Treatment with hydroxyurea, whether newly started or continued during the study, was associated with an average 5% decline in mean TRV from baseline to the evaluation at 2 years.
In the group started on hydroxyurea during the study (mean duration of treatment, 1.2± 0.6 years), an increase in hemoglobin of 1.0g/dL was associated with a 0.06-m/s decrease in TRV (P = .05).
"Participants started on hydroxyurea during study showed that the decrease in hemolysis with this medication was associated with an improvement in TRV," Rai commented. "Patients on stable dose of hydroxyurea had no further change in their hematological parameters but still saw a decrease in TRV, which we can't explain."

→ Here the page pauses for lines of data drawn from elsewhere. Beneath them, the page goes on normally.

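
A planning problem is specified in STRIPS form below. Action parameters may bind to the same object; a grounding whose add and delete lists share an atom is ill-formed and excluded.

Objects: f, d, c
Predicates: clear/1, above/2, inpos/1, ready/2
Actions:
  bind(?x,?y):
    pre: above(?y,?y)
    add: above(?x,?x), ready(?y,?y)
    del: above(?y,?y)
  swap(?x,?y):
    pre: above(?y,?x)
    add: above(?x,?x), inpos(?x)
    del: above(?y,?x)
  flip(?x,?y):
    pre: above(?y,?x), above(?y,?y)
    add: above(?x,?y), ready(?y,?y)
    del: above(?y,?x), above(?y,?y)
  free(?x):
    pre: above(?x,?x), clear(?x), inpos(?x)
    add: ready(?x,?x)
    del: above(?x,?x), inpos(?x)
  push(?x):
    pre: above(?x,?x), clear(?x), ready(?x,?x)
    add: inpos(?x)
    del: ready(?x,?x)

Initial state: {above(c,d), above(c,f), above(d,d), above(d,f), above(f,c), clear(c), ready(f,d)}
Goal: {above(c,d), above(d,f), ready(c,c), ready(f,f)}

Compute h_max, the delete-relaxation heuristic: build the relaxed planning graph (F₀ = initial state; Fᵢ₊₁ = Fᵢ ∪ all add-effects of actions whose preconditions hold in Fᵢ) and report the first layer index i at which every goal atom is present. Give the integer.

2

F0 = init (7 atoms)
F1 = F0 ∪ {above(c,c), above(f,d), above(f,f), inpos(c), inpos(d), inpos(f), ready(d,d)}  (14 atoms)
F2 = F1 ∪ {above(d,c), ready(c,c), ready(f,f)}  (17 atoms)
goal ⊆ F2  ⇒  h_max = 2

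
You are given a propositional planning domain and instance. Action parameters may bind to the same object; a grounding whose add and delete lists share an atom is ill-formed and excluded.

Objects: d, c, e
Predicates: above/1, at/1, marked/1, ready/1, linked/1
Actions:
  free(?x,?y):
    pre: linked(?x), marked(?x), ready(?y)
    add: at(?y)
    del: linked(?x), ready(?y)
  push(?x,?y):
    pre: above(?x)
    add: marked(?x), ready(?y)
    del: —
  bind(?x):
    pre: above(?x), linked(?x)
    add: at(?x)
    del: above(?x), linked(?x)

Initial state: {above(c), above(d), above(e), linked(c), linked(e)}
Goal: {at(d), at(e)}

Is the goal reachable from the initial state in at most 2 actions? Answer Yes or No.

1. push(c,d)  →  {above(c), above(d), above(e), linked(c), linked(e), marked(c), ready(d)}
2. free(c,d)  →  {above(c), above(d), above(e), at(d), linked(e), marked(c)}
3. bind(e)  →  {above(c), above(d), at(d), at(e), marked(c)}
optimal plan length = 3; 3 > 2

No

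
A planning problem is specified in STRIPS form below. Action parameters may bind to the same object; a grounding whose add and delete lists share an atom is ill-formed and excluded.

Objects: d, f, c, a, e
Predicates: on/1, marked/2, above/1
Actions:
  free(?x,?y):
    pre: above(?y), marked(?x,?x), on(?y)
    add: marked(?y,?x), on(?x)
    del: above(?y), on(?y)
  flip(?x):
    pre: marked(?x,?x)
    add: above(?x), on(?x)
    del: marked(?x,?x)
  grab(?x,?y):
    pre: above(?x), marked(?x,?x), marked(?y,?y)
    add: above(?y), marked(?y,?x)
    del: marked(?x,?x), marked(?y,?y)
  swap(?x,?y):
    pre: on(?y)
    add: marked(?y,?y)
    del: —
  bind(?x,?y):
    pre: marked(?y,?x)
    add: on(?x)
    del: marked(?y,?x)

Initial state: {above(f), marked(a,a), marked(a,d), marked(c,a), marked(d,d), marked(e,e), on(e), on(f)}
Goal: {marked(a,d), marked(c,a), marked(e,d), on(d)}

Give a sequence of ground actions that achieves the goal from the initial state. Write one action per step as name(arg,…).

1. flip(e)  →  {above(e), above(f), marked(a,a), marked(a,d), marked(c,a), marked(d,d), on(e), on(f)}
2. free(d,e)  →  {above(f), marked(a,a), marked(a,d), marked(c,a), marked(d,d), marked(e,d), on(d), on(f)}

flip(e); free(d,e)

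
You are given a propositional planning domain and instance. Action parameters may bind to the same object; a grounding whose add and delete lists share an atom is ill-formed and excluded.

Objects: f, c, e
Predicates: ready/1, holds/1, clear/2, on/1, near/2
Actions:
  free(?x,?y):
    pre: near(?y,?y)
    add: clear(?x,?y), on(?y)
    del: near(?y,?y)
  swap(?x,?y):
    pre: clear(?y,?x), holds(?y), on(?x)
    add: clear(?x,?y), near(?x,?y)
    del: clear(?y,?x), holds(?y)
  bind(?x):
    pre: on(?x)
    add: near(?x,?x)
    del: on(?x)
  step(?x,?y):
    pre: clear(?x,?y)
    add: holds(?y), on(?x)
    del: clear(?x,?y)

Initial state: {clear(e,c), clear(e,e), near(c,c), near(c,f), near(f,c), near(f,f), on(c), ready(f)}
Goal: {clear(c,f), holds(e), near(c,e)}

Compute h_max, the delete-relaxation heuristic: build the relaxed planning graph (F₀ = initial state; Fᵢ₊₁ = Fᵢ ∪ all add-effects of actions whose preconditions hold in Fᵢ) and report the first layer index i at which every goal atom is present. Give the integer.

2

F0 = init (8 atoms)
F1 = F0 ∪ {clear(c,c), clear(c,f), clear(e,f), clear(f,c), clear(f,f), holds(c), holds(e), on(e), on(f)}  (17 atoms)
F2 = F1 ∪ {clear(c,e), clear(f,e), holds(f), near(c,e), near(e,e), near(f,e)}  (23 atoms)
goal ⊆ F2  ⇒  h_max = 2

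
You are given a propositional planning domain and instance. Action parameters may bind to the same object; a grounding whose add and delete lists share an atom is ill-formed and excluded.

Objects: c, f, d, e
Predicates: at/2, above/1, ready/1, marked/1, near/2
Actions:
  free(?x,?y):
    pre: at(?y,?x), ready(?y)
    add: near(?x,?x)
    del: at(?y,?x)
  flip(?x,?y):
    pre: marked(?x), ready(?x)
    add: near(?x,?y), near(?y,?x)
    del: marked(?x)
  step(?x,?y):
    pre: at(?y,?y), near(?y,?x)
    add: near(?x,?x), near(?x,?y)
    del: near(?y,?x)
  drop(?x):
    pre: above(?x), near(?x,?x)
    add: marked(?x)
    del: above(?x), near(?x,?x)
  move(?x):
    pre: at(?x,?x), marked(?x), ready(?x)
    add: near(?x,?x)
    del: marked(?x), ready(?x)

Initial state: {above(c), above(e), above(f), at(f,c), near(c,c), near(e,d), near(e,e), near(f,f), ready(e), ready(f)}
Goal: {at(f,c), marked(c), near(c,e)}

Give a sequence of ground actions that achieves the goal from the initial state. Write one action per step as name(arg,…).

drop(c); drop(e); flip(e,c)

1. drop(c)  →  {above(e), above(f), at(f,c), marked(c), near(e,d), near(e,e), near(f,f), ready(e), ready(f)}
2. drop(e)  →  {above(f), at(f,c), marked(c), marked(e), near(e,d), near(f,f), ready(e), ready(f)}
3. flip(e,c)  →  {above(f), at(f,c), marked(c), near(c,e), near(e,c), near(e,d), near(f,f), ready(e), ready(f)}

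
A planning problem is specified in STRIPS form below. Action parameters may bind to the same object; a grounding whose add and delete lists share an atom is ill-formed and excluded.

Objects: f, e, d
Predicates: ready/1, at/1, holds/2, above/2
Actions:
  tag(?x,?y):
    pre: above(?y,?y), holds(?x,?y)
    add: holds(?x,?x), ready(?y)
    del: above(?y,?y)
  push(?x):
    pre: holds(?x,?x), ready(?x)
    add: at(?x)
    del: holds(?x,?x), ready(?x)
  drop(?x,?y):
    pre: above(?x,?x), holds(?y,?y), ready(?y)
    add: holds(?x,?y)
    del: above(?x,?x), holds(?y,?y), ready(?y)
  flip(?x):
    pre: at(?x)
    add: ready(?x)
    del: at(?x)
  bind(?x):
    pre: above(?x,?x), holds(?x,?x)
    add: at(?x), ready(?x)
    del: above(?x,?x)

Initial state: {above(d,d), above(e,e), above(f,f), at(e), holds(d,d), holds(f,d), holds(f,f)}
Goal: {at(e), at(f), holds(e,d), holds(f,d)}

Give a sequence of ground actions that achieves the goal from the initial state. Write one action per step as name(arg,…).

1. tag(f,d)  →  {above(e,e), above(f,f), at(e), holds(d,d), holds(f,d), holds(f,f), ready(d)}
2. drop(e,d)  →  {above(f,f), at(e), holds(e,d), holds(f,d), holds(f,f)}
3. bind(f)  →  {at(e), at(f), holds(e,d), holds(f,d), holds(f,f), ready(f)}

tag(f,d); drop(e,d); bind(f)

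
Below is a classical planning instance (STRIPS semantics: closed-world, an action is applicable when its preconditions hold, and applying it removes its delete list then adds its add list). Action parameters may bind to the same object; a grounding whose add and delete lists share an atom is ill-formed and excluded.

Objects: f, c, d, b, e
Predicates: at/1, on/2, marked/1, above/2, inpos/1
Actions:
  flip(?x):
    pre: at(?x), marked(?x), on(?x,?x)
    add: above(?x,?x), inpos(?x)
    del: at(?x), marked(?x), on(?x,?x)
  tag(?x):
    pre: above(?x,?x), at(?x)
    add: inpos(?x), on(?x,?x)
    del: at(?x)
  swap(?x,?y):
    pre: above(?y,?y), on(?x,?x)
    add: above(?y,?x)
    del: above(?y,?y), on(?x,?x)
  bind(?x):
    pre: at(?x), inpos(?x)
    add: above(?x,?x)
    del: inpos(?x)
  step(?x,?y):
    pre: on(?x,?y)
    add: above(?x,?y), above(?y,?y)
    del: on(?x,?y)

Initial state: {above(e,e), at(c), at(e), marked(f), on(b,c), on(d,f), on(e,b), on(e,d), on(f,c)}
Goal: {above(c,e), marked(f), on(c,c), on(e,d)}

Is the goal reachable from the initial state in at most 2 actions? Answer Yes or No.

No

1. tag(e)  →  {above(e,e), at(c), inpos(e), marked(f), on(b,c), on(d,f), on(e,b), on(e,d), on(e,e), on(f,c)}
2. step(f,c)  →  {above(c,c), above(e,e), above(f,c), at(c), inpos(e), marked(f), on(b,c), on(d,f), on(e,b), on(e,d), on(e,e)}
3. tag(c)  →  {above(c,c), above(e,e), above(f,c), inpos(c), inpos(e), marked(f), on(b,c), on(c,c), on(d,f), on(e,b), on(e,d), on(e,e)}
4. swap(e,c)  →  {above(c,e), above(e,e), above(f,c), inpos(c), inpos(e), marked(f), on(b,c), on(c,c), on(d,f), on(e,b), on(e,d)}
optimal plan length = 4; 4 > 2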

The investigators characterized the study as one of the largest pediatric prospective longitudinal analyses of the effect of DMTs on the TRV trajectory in SCA. They emphasized that the poor prognostic implications of elevated TRV in SCA underscores the need to evaluate the effectiveness of currently available treatments in reversing or slowing progression of TRV as early as in childhood.
"Patients with elevated TRV should either be started on hydroxyurea if not on any disease modifying therapy, and if they are already on hydroxyurea or transfusions, their treatment should be maximized," Rai said. "If they continue to worsen despite optimization of hydroxyurea/transfusions, new therapies like voxelotor should be considered to decrease hemolysis and improve hemoglobin levels."
The study, “Longitudinal Effect of Disease-Modifying Therapy on Tricuspid Regurgitant Velocity in Children with Sickle Cell Anemia,” was published online in Blood Advances.